わたしは頑張ったんだ。なにもしなかったわけじゃない。失恋したようなものなんだ。相手が好きで、候補にしてもらえるかもしれないと思ったけれどだめだった。だからあきらめた。
 あきらめた……あきらめた結果が今ってわけか。
 いや、違う。違わない。言い方がよくない。失恋した直後に得たボーイフレンドに対して、失恋していなかったら付き合わなかったのかなどと考えてはいけない。そういうことだ。そういうこと。
 思考の焦点がぼやけて、疲れてくる。核心に近づきたいのか、近づきたくないのか分からない。

 そうだ、挨拶だ。
 ぱっと目が開けたように思った。
 今年、いろいろとお世話になりましたと言えばいい。不自然じゃない。単なる、暮れのお礼の挨拶だ。
 無いに等しいつながりを、それでもなんとか保っておきたかった。だけど、必要とされないところへわざわざ行き、必要とされていないことを感じさせられるのはもうさすがにつらかった。
 別にいいんだけど、的な気分で行ける体裁が欲しい。
 本心はそう思っていたらしい。
 
 挨拶という体裁を得て、わたしは次の休みに3千円のおせんべいを買い、原宿の事務所へ行った。
 ドアの前でしばしためらい、ブザーを押した。オフィスには2人しかいなかった。あの女性マネージャーは、いた。あらー、お元気? と気のない笑顔を向けられ、なぜかほっとした。
「今年、お声がけくださってありがとうございました」
 いえいえ。またね。そう言われて、わたしは言おうとも思っていなかったことを口にした。
「なにか、わたしにできそうなことはありませんか」
「あるよ」
 即答されて驚いた。「なんでしょうか」
「芸能レポーター。すぐにでもできるよ。ポケベル持たされて24時間待機しなくちゃいけないけど、どのワイドショーも欲しがってるから」
 ああ、そうか、なるほど。「すみません、レポーターは……」「そうだよねー。みんなそう言うんだよね」
 根性なしだと思った。でも、一時のやる気を見せて、できますと言うことはできなかった。
「披露宴やる? 披露宴もあるよ」
 赤プリで年明けにブライダルフェアあるから、行って売り込んで来たら?と言われ、はい、と答えてしまった。話の持って行き方のうまさに感嘆する。レポーターは断るだろうと見越して最初に話し、次に披露宴を持ち出してはいと言わせる。大金を稼がない小者には、ちゃんと小金を稼いでもらうのだ。芸能マネージャーとはそういう仕事なのだろう。

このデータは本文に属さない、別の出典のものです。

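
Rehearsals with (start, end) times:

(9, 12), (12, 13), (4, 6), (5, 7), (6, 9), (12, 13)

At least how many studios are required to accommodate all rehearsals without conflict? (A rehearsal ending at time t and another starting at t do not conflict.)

starts: [4, 5, 6, 9, 12, 12]
ends:   [6, 7, 9, 12, 13, 13]
s4→1 s5→2  — peak 2.

2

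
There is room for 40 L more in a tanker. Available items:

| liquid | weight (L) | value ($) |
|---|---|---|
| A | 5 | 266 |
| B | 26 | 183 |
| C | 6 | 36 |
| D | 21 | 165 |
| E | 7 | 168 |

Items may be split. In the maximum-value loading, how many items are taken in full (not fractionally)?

Sort by value per unit weight and fill in that order.
Ratios (sorted): A 53.20, E 24.00, D 7.86, B 7.04, C 6.00
take A (5 @ 266); take E (7 @ 168); take D (21 @ 165); take 7/26 of B → 49.27. Capacity used 40/40.
3 item(s) taken whole; one partial (take 7/26 of B).

3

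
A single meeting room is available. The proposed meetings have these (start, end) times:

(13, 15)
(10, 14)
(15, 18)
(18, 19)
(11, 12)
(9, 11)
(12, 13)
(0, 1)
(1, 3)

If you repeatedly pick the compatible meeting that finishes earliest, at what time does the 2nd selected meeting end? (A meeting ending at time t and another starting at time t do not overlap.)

3

Greedy by earliest finish: after sorting by end time, pick each interval compatible with the last pick.
Sorted by end: (0,1)  (1,3)  (9,11)  (11,12)  (12,13)  (10,14)  (13,15)  (15,18)  (18,19)
take (0,1); take (1,3); take (9,11); take (11,12); take (12,13); skip (10,14); take (13,15); take (15,18); take (18,19).
Selected: (0,1) (1,3) (9,11) (11,12) (12,13) (13,15) (15,18) (18,19)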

「司会の経験件数を聞かれたら、100件って言ってね」
「……いいんでしょうか」
「そのくらいじゃないと指名してもらえないよ」
 指名。そうか、売り込むというのはホテルに対してではなく、ブライダルフェアに来る新郎新婦に売り込むのか。
 アナウンサーという肩書で仕事をしようとすることの面白さと不思議を思った。わたしは声には自信があっても容姿に自信があるわけではない。人前に出ることは得意じゃないし、人前で喋った経験もほとんどない。なのに披露宴の司会を100件経験しているふりをしなければならない。アナウンサーは話すことならなんでもできるはず、の仕事なのだ。
 まあ、いいや、別に指名されなくても。司会、やりたいわけじゃないし。わたしにはトータルがある。話のネタにできる場所がある。みんなに笑ってもらえばいい。
 そう思える帰り道は、約半年前の夏、初めて事務所に来た日のそれとはまったく違っていた。